Wednesday, March 11, 2020

John Means and His Narrow Path Forward

One of the few bright spots for the 2019 Baltimore Orioles was starting pitcher John Means. The soon-to-be 27-year old lefty finished second in AL RoY voting and posted a 3.60 ERA over 155 innings. Things look great, huh?

Well, maybe. Means also had a FIP of 4.41 and an xFIP of 5.48. The discrepancy between his ERA and FIP (E-F) ranks 8th among MLB starters who pitched 150 innings or more. (All rankings going forward are for MLB SPs with 150 IP or more in 2019.) His K/9 just barely eked over 7 and his BABIP allowed was a likely unsustainable .256. All these peripherals scream that a massive correction is coming for Means in 2020.

Or does it? Instead of looking at these obvious peripherals and assuming Means got very, very lucky in 2019, let's see if we can find what Means did well, how he got those results and if these skills can carry into 2020.

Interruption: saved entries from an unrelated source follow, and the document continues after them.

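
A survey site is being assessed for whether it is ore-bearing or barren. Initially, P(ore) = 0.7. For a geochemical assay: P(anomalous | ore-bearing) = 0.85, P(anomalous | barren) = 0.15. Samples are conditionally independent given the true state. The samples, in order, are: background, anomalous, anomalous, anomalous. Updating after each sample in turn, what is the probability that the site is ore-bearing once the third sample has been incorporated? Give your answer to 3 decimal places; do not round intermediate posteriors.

0.930

After 'background': P(ore) = 0.15·0.7000 / (0.15·0.7000 + 0.85·0.3000) ≈ 0.2917
After 'anomalous': P(ore) = 0.85·0.2917 / (0.85·0.2917 + 0.15·0.7083) ≈ 0.7000
After 'anomalous': P(ore) = 0.85·0.7000 / (0.85·0.7000 + 0.15·0.3000) ≈ 0.9297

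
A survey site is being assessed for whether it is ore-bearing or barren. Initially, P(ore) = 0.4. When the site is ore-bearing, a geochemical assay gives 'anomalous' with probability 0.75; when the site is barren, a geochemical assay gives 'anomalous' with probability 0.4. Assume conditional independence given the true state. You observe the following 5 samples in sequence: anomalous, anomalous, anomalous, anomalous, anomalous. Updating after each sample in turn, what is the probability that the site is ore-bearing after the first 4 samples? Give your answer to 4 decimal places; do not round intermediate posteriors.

After 'anomalous': P(ore) = 0.75·0.4000 / (0.75·0.4000 + 0.4·0.6000) ≈ 0.5556
After 'anomalous': P(ore) = 0.75·0.5556 / (0.75·0.5556 + 0.4·0.4444) ≈ 0.7009
After 'anomalous': P(ore) = 0.75·0.7009 / (0.75·0.7009 + 0.4·0.2991) ≈ 0.8146
After 'anomalous': P(ore) = 0.75·0.8146 / (0.75·0.8146 + 0.4·0.1854) ≈ 0.8918

0.8918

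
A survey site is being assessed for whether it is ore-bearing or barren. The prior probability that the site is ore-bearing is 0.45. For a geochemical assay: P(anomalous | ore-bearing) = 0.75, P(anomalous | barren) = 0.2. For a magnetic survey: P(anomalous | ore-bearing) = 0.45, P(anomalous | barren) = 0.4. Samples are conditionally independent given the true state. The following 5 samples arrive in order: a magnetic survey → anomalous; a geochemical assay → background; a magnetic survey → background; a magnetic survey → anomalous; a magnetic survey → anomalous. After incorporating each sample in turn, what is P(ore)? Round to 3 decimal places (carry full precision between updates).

0.250

Each posterior becomes the prior for the next update.
After a magnetic survey='anomalous': P(ore) = 0.45·0.4500 / (0.45·0.4500 + 0.4·0.5500) ≈ 0.4793
After a geochemical assay='background': P(ore) = 0.25·0.4793 / (0.25·0.4793 + 0.8·0.5207) ≈ 0.2234
After a magnetic survey='background': P(ore) = 0.55·0.2234 / (0.55·0.2234 + 0.6·0.7766) ≈ 0.2087
After a magnetic survey='anomalous': P(ore) = 0.45·0.2087 / (0.45·0.2087 + 0.4·0.7913) ≈ 0.2288
After a magnetic survey='anomalous': P(ore) = 0.45·0.2288 / (0.45·0.2288 + 0.4·0.7712) ≈ 0.2502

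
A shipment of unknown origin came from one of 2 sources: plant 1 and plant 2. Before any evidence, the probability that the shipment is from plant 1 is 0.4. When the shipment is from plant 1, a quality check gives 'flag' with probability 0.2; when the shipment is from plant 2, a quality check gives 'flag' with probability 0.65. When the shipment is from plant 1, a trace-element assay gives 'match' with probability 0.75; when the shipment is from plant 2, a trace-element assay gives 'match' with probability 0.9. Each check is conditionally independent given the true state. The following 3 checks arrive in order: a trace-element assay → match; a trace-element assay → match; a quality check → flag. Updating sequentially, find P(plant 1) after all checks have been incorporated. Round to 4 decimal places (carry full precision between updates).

0.1247

Apply Bayes' rule sequentially, carrying P(plant 1) forward.
After a trace-element assay='match': P(plant 1) = 0.75·0.4000 / (0.75·0.4000 + 0.9·0.6000) ≈ 0.3571
After a trace-element assay='match': P(plant 1) = 0.75·0.3571 / (0.75·0.3571 + 0.9·0.6429) ≈ 0.3165
After a quality check='flag': P(plant 1) = 0.2·0.3165 / (0.2·0.3165 + 0.65·0.6835) ≈ 0.1247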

Did Means induce a large number of ground balls? He did not. In fact, quite the opposite. Means is an extreme flyball pitcher with 50% of batted balls hit in the air. (Caleb Smith at 52.2% is the only MLB pitcher with a higher rate in 2019.) That is a bad fit for Camden Yards. How did he succeed?

Means is not your typical early-21st century pitcher as he barely strikes out 7 per 9 IP. If you are going to have that kind of rate, you need to keep the walk rate down and he did. His 2.21 BB/9 ranked 18th among this group which is not dominant control but very good and it can help limit damage if more balls that average are being put in play. (This is different than a guy like the Cardinals Dakota Hudson who sports a similar strikeout rate but walks nearly double Means' rate pointing to more "smoke-and-mirrors" results for him in 2019.)

So Means is stingy with free passes which helps but it's not a crazy-good rate. Let's look at batted balls and how he was able to keep that BABIP so low.

Scrolling through the leader boards at FanGraphs, I do find two categories where Means ranked as elite in 2019. He was in the top 5 in O-Contact% at 73.5% which puts him between crafty veterans like Mike Fiers and Rick Porcello. That means batters were making a high amount of contact of pitches outside the zone and perhaps inducing weak contact.

As far as weak contact, Means was number one in limiting hard hit balls. Number one. His Hard Hit % of 27.8 is just ahead of Noah Syndergaard, Jacob DeGrom and Stephen Strasbourg.

Over at the Athletic, they looked at combining Hard Hit% and Soft Hit % to measure a pitcher's ability to limit quality contact with their Hard Minus Soft Rate (H-S%) measurement. A description of the stat and its stated purpose:

"Hard Minus Soft is a statistic that compares the number of times a pitcher is hit hard and the number of times that same pitcher induces soft contact. I intend for H-S% to be viewed and used in a similar manner to K-BB%, as it should highlight pitchers who combine the best of the two outcomes."

As you can see in the below screenshot, Means comes in 9th, just behind Stephen Strasbourg and Kenta Maeda and just ahead of Lucan Giolito and Zack Wheeler.

Is this a "sticky" skill? Can John Means continue to (seemingly) induce weak contact by getting batters to strike pitches out of the zone? I can't answer these questions yet but am fascinated to see if he can.

And he'd better. Without some improvement in his underlying talent (his fastball speed ticking up a bit, improving swing-and-miss rates on one of his secondary pitches), this is Means' way forward as an effective MLB starter. Fortunately for Means, even with some regression built in, a pitcher who can  hold an ERA between 4.25-4.50 over 175 innings is still incredibly valuable to this team in 2020.